С Виталием за две недели виделись трижды. Теперь встретимся не скоро, потому что он улетел в командировку. Отношения у нас чисто товарищеские.

Уже первый час ночи. Все спят. Передавайте привет всем вашим.

Целую крепко-крепко. Ваша добровольная ссыльнаяЗина.

P. S. 8. Вчера получила первую получку – семьсот рублей за полмесяца, без восьмого класса и вечерней школы.

27 сентября 1958 года.

Тетя Верочка, родная!

Ждала, ждала от Вас письма, так и не дождалась и решила написать еще. Живем по-прежнему в классе. Дней через десять кончат строить наши комнаты. Даже не верится, что когда-нибудь покинем это жилище, в котором стоят шесть кроватей, четыре стола, несколько табуреток и стульев. Окна на ночь завешиваем до самого верха разными тряпками, чтобы с улицы ничего не было видно. А то одно время повадились под окнами ходить какие-то поселковые парни. Но вот уже две недели, как они все же оставили нас в покое, ж вот почему. Вечером у нас был Виталий с товарищами, а наши «подоконные рыцари» пришли петь серенады. Их встретили как следует. Правда, в тот же вечер у нас в двух окнах не оказалось стекол, зато теперь живем спокойно.

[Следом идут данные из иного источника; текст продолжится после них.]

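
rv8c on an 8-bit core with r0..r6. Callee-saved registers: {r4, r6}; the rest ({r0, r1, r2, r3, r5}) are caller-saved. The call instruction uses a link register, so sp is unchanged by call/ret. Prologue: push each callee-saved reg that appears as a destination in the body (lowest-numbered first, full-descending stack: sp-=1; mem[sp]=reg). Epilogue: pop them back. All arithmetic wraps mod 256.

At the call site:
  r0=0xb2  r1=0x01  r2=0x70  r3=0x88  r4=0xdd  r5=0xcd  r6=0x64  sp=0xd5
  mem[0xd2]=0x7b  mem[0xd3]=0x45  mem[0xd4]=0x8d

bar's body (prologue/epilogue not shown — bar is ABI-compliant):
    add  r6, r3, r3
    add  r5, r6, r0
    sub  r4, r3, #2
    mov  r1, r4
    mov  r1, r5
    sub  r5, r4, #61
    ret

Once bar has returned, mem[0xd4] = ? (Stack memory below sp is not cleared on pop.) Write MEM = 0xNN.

MEM = 0xdd

prologue: push r4 → mem[0xd4]=0xdd, sp=0xd4
prologue: push r6 → mem[0xd3]=0x64, sp=0xd3
body[0] add  r6, r3, r3 → r6=0x10
body[1] add  r5, r6, r0 → r5=0xc2
body[2] sub  r4, r3, #2 → r4=0x86
body[3] mov  r1, r4 → r1=0x86
body[4] mov  r1, r5 → r1=0xc2
body[5] sub  r5, r4, #61 → r5=0x49
epilogue: pop r6=0x64, sp=0xd4
epilogue: pop r4=0xdd, sp=0xd5
prologue pushed ['r4', 'r6'] at ['0xd4', '0xd3']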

Работать стало немного легче: приехала еще одна учительница математики из Московского института. Но и сейчас не хватает времени выспаться как следует или поесть нормально. Живем на рыбных консервах, сгущенном молоке, хлебе с маслом и сырой воде из колонки. Не знаю, что бы я отдала за домашний обед. А походить бы по нашей улице Энгельса, постоять у Дона!

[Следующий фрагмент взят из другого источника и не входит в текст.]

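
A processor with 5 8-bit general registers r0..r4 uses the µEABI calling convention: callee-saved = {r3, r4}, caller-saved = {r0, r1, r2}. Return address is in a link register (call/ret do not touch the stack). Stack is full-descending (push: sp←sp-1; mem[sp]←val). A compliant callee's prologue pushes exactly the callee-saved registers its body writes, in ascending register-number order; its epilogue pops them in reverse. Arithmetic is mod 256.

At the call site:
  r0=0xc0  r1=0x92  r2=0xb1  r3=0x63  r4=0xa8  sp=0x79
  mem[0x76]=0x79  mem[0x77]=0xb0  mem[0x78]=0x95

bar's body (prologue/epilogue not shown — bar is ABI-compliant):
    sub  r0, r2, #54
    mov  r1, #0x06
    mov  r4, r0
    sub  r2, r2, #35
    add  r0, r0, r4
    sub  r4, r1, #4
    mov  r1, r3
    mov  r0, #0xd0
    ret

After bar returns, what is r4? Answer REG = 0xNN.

prologue: push r4 → mem[0x78]=0xa8, sp=0x78
body[0] sub  r0, r2, #54 → r0=0x7b
body[1] mov  r1, #0x06 → r1=0x06
body[2] mov  r4, r0 → r4=0x7b
body[3] sub  r2, r2, #35 → r2=0x8e
body[4] add  r0, r0, r4 → r0=0xf6
body[5] sub  r4, r1, #4 → r4=0x02
body[6] mov  r1, r3 → r1=0x63
body[7] mov  r0, #0xd0 → r0=0xd0
epilogue: pop r4=0xa8, sp=0x79
r4 is callee-saved → restored

REG = 0xa8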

С каждым днем убеждаюсь, что не получится из меня учитель. Не получится – вот и все!

В школе полно переростков. В шестом классе учатся шестнадцатилетние парни. В восьмом один ученик только на два года моложе меня. И никто ничего не знает. Вместо того чтобы идти вперед, приходится топтаться на месте, учить старое. Директор предложил мне повесить в седьмом классе таблицу с формулами по алгебре за шестой класс. Я отказалась. Понаставила половине класса двоек – теперь знают формулы. За двойки директор отругал. Говорит, что их надо ставить деликатно. Я считаю, пусть они поставлены без всякой деликатности, зато ученики будут знать материал. Для геометрии в школе есть только три линейки, окружности черчу тряпкой.

Настроение отвратительное. Сердце сосет тоска. Объясняю что-нибудь, а сама думаю о маме, Ростове.

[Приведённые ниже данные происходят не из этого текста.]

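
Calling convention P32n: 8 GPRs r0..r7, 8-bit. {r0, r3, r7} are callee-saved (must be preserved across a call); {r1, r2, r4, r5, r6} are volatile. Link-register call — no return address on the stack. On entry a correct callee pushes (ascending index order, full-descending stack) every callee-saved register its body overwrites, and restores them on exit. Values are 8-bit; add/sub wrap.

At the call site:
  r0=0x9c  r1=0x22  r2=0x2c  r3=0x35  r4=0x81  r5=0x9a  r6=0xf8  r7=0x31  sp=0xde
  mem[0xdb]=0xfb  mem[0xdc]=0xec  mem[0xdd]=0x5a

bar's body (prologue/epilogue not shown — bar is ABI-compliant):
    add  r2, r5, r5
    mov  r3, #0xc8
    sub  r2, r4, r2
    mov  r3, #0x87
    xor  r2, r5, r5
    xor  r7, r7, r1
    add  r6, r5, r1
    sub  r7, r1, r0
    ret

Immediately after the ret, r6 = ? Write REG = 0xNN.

REG = 0xbc

prologue: push r3 → mem[0xdd]=0x35, sp=0xdd
prologue: push r7 → mem[0xdc]=0x31, sp=0xdc
body[0] add  r2, r5, r5 → r2=0x34
body[1] mov  r3, #0xc8 → r3=0xc8
body[2] sub  r2, r4, r2 → r2=0x4d
body[3] mov  r3, #0x87 → r3=0x87
body[4] xor  r2, r5, r5 → r2=0x00
body[5] xor  r7, r7, r1 → r7=0x13
body[6] add  r6, r5, r1 → r6=0xbc
body[7] sub  r7, r1, r0 → r7=0x86
epilogue: pop r7=0x31, sp=0xdd
epilogue: pop r3=0x35, sp=0xde
r6 is caller-saved → body value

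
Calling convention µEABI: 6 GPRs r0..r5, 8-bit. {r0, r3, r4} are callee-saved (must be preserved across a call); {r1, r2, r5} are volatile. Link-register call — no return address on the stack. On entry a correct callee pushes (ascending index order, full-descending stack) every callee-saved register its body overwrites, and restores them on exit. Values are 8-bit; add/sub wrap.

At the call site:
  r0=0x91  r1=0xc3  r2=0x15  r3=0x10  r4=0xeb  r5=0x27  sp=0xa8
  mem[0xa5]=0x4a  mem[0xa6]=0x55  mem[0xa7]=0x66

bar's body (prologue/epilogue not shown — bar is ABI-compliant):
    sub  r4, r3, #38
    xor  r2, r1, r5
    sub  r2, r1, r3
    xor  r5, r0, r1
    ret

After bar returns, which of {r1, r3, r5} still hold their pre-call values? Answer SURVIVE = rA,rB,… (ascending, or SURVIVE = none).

prologue: push r4 -> mem[0xa7]=0xeb, sp=0xa7
body[0] sub  r4, r3, #38 -> r4=0xea
body[1] xor  r2, r1, r5 -> r2=0xe4
body[2] sub  r2, r1, r3 -> r2=0xb3
body[3] xor  r5, r0, r1 -> r5=0x52
epilogue: pop r4=0xeb, sp=0xa8
r1: caller-saved, written=False
r3: callee-saved, written=False
r5: caller-saved, written=True

SURVIVE = r1,r3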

Если бы не девочки (Лиза и Зоя), так не знаю, что б со мной было. Предложи мне сейчас поехать в Ростов, я бы все бросила и удрала в чем стою. Не дождусь лета, когда можно будет отправиться домой. А как подумаю, что не отпустят и через три года, – становится страшно.

От мамы письма получаю часто. В последнем интересуется нашими отношениями с Виталием, просит подождать с выходом замуж. Сразу и замуж! Я написала ей, чтобы спала спокойно: не собираюсь ни за кого выходить.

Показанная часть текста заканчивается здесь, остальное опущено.